SISTEM OPERASI YANG BERBAYAR (LISENSI)

      maksudnya adalah sistem operasi yang original atau langsung dari hak pencipta yang menjual sofware 
ini , dan mendapatkan cd yang asli , akan tetapi para pengguna ini hanya sedikit di karenakan harga 
atau biaya sangatlah mahal .

Cara Mengetahui Lisensi Sistem Operasi Windows 7
Setiap menginstall windows, kita sebagai konsumen mau tidak mau harus menyetujui license yang diajukan oleh Microsoft agar bisa menggunakan OS ini pada komputer. License ini berupa syarat dan ketentuan yang harus dipatuhi jika menggunakan komputer atau notebook yang menggunakan operating system buatan Microsoft. Setiap komputer memiliki nomor unik tersendiri yang pasti berbeda dengan komputer lain. ID ini dipakai Microsoft untuk menentukan apakah Windows anda original atau tidak.



Sama seperti versi windows yang lain, Microsoft juga menyediakan ID yang berbeda untuk setiap komputer yang terinstall Windows 7. Jika anda ingin mengetahui license Windows 7 pada notebook atau komputer, ikuti langkah-langkah di bawah ini:
·                     Buka comand prompt dengan cara klik tombol Start, pilih Run dan ketik CMD yang diikuti tombol Enter.
·                     Ketikkan SLMGR kemudian tekan tombol Enter. Perintah ini tidak akan memberikan informasi apa-apa karena perintahnya sendiri belum lengkap. Windows sendiri akan memberikan informasi yang tepat bagaimana cara memasukkan kode yang benar.



·                     Sekarang coba anda ketil SLMGR /DLI pada command prompt. Perintah ini akan memberikan informasi sederhana mengenai lisensi dari windows pada komputer atau notebook.




·                     Lanjutkan dengan mengetikkan perintah SLMGR /DLV pada DOS command. Perintah ini akan memberitahu Windows untuk menampilkan detail lisensi Windows yang sedang anda gunakan.

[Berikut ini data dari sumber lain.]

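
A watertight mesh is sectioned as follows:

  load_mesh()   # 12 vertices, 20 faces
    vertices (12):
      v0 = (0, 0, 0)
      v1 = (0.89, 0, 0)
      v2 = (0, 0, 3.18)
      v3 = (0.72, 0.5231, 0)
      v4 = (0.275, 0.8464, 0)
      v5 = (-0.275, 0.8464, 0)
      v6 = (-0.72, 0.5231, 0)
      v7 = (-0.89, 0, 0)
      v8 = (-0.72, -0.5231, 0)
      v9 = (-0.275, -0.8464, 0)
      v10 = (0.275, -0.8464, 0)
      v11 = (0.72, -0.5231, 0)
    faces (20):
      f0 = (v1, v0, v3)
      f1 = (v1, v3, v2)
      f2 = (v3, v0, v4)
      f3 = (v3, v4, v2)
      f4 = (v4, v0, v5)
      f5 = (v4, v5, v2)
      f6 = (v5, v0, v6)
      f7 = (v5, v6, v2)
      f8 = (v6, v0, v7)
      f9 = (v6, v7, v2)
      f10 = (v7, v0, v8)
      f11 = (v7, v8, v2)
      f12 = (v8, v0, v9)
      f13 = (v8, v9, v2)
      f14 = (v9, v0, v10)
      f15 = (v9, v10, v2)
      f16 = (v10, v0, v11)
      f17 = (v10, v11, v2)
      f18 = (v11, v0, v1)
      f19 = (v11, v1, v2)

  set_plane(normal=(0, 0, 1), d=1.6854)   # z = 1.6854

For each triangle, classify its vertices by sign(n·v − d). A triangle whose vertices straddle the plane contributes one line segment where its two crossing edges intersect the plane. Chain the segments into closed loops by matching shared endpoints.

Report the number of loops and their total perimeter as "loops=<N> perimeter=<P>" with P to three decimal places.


Straddling triangles (10 of 20):
  (v1,v3,v2) [--+] → (0.3384, 0.245857, 1.6854)–(0.4183, 0, 1.6854)  len=0.2585
  (v3,v4,v2) [--+] → (0.12925, 0.397808, 1.6854)–(0.3384, 0.245857, 1.6854)  len=0.2585
  (v4,v5,v2) [--+] → (-0.12925, 0.397808, 1.6854)–(0.12925, 0.397808, 1.6854)  len=0.2585
  (v5,v6,v2) [--+] → (-0.3384, 0.245857, 1.6854)–(-0.12925, 0.397808, 1.6854)  len=0.2585
  (v6,v7,v2) [--+] → (-0.4183, 0, 1.6854)–(-0.3384, 0.245857, 1.6854)  len=0.2585
  (v7,v8,v2) [--+] → (-0.3384, -0.245857, 1.6854)–(-0.4183, 0, 1.6854)  len=0.2585
  (v8,v9,v2) [--+] → (-0.12925, -0.397808, 1.6854)–(-0.3384, -0.245857, 1.6854)  len=0.2585
  (v9,v10,v2) [--+] → (0.12925, -0.397808, 1.6854)–(-0.12925, -0.397808, 1.6854)  len=0.2585
  (v10,v11,v2) [--+] → (0.3384, -0.245857, 1.6854)–(0.12925, -0.397808, 1.6854)  len=0.2585
  (v11,v1,v2) [--+] → (0.4183, 0, 1.6854)–(0.3384, -0.245857, 1.6854)  len=0.2585

Chained into 1 loop(s):
  loop 1: 10 segments, perimeter = 2.5851
Total perimeter = 2.585

loops=1 perimeter=2.585


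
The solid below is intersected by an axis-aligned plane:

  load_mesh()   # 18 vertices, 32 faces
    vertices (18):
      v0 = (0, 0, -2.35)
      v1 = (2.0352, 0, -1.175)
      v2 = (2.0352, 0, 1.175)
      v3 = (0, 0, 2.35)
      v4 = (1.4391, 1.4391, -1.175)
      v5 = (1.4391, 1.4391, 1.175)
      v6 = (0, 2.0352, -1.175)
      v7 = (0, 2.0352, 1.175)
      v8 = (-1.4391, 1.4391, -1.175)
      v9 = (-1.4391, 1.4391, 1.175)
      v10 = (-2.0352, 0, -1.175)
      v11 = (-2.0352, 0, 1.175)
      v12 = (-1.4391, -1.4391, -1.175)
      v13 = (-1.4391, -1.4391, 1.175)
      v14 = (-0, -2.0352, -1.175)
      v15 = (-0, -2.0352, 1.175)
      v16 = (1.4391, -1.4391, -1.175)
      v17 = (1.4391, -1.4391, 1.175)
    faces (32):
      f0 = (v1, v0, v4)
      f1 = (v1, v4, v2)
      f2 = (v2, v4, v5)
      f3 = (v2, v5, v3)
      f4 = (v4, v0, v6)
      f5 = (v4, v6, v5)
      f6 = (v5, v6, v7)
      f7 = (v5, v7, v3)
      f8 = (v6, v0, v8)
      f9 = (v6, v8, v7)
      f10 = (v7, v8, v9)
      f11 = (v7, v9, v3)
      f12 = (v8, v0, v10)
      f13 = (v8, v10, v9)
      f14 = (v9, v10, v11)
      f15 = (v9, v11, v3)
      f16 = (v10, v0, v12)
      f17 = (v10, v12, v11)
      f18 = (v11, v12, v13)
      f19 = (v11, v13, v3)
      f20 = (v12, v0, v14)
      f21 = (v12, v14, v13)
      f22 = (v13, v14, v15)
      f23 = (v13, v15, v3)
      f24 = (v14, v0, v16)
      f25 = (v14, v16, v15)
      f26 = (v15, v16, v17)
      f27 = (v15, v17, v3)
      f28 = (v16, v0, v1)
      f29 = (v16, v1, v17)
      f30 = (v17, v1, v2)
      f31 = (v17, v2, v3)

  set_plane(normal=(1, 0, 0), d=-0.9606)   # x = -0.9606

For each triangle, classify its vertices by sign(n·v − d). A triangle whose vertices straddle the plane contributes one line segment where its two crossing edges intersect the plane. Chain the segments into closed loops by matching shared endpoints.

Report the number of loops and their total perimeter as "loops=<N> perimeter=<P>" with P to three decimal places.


Straddling triangles (12 of 32):
  (v6,v0,v8) [++-] → (-0.9606, 0.9606, -1.56569)–(-0.9606, 1.6373, -1.175)  len=0.7814
  (v6,v8,v7) [+-+] → (-0.9606, 1.6373, -1.175)–(-0.9606, 1.6373, -0.393626)  len=0.7814
  (v7,v8,v9) [+--] → (-0.9606, 1.6373, -0.393626)–(-0.9606, 1.6373, 1.175)  len=1.5686
  (v7,v9,v3) [+-+] → (-0.9606, 1.6373, 1.175)–(-0.9606, 0.9606, 1.56569)  len=0.7814
  (v8,v0,v10) [-+-] → (-0.9606, 0.9606, -1.56569)–(-0.9606, 0, -1.79541)  len=0.9877
  (v9,v11,v3) [--+] → (-0.9606, 0, 1.79541)–(-0.9606, 0.9606, 1.56569)  len=0.9877
  (v10,v0,v12) [-+-] → (-0.9606, 0, -1.79541)–(-0.9606, -0.9606, -1.56569)  len=0.9877
  (v11,v13,v3) [--+] → (-0.9606, -0.9606, 1.56569)–(-0.9606, 0, 1.79541)  len=0.9877
  (v12,v0,v14) [-++] → (-0.9606, -0.9606, -1.56569)–(-0.9606, -1.6373, -1.175)  len=0.7814
  (v12,v14,v13) [-+-] → (-0.9606, -1.6373, -1.175)–(-0.9606, -1.6373, 0.393626)  len=1.5686
  (v13,v14,v15) [-++] → (-0.9606, -1.6373, 0.393626)–(-0.9606, -1.6373, 1.175)  len=0.7814
  (v13,v15,v3) [-++] → (-0.9606, -1.6373, 1.175)–(-0.9606, -0.9606, 1.56569)  len=0.7814

Chained into 1 loop(s):
  loop 1: 12 segments, perimeter = 11.7763
Total perimeter = 11.776

loops=1 perimeter=11.776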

·                     Selanjutnya ketikkan SLMGR /XPR pada jendea CMD. Dengan ini anda dapat mengetahui kapan lisensi Windows akan berakhir. Jika anda menggunakan versi trial, Windows akan memberi keterangan kapan lisensi Windows anda berakhir.



Perintah-perintah di atas memang jarang dipakai, terlebih lagi orang awam yang tidak begitu memperdulikan lisensi Windows pada komputer/notebook yang sedang dipakai. Tetapi tips ini bisa anda gunakan sebagai referensi jika Windows anda bermasalah sewaktu registrasi ke Microsoft.


SISTEM OPERASI FREE

Software Gratis / Freeware adalah software yang disebarluaskan dengan Lisensi Freeware dimana kita dapat menggunakannya dengan bebas dan tak perlu membayar lisensi kepada orang yang memegang hak cipta dari software itu sendiri. Nah kata-kata gratis ini sering disalah artikan oleh orang banyak yang akhirnya mengubah arti resmi dari software gratis ini. Banyak orang yang sesukanya sendiri mencari software-software gratis ini untuk tujuan dipakai di Komputer dia, Nah parahnya barang gratis yang dia cari bukanlah barang gratis yang  memakai lisensi freeware itu tetapi barang dengan lisensi ShareWare yang telah dicrack oleh orang lain dan dia tinggal mendownload dan menggunakan barang itu sesuka dia. inilah yang menjadikan mental kita sebagai pengguna software menjadi kacau-balau. Karena sudah terbiasa dengan barang-barang gratis ini maka setiap software yang beredar ia anggap sebagai barang Gratis padahal bukan Software  gratis. Melainkan software bajakan yang dilindungi oleh Undang-Undang hak cipta. Beruntung saja UU  diindonesia tidak terlalu kuat pengaruhnya. Gak bakalan kena Denda .
Padalah pola hidup seperti ini sangat salah dan sangat merugikan pihak developer Software yang telah bersusah payah membuat software itu dengan segenap kemampuan dia eeh kamunya malah asal pakai tanpa izin dan tak suka yang Trial 30 -hari dan langsung mencari Crack, Keygen , Patch Dll yang sifatnya merugaikan Developer Software itu .
Apakah salahnya menyisihkan sedikit uang yang kita punya untuk membeli software itu . jikalau kita tak ada uang untuk membelinya sebaiknya uninstal software itu dan segera meluncur menuju situs sourceforge.net dan browsing software sejenis yang dibuat dengan lisensi yang bersifat freeware atau GPL atau LPGL yang sifatnya emang Gratis.
Banyak software gratisan yang fungsinya sudah cukup memadai untuk dipakai dalam kehidupan sehari-hari, jadi jika berat membeli pakai saja software yang emang gratis, jangan yang Gratis tapi aslinya berbayar.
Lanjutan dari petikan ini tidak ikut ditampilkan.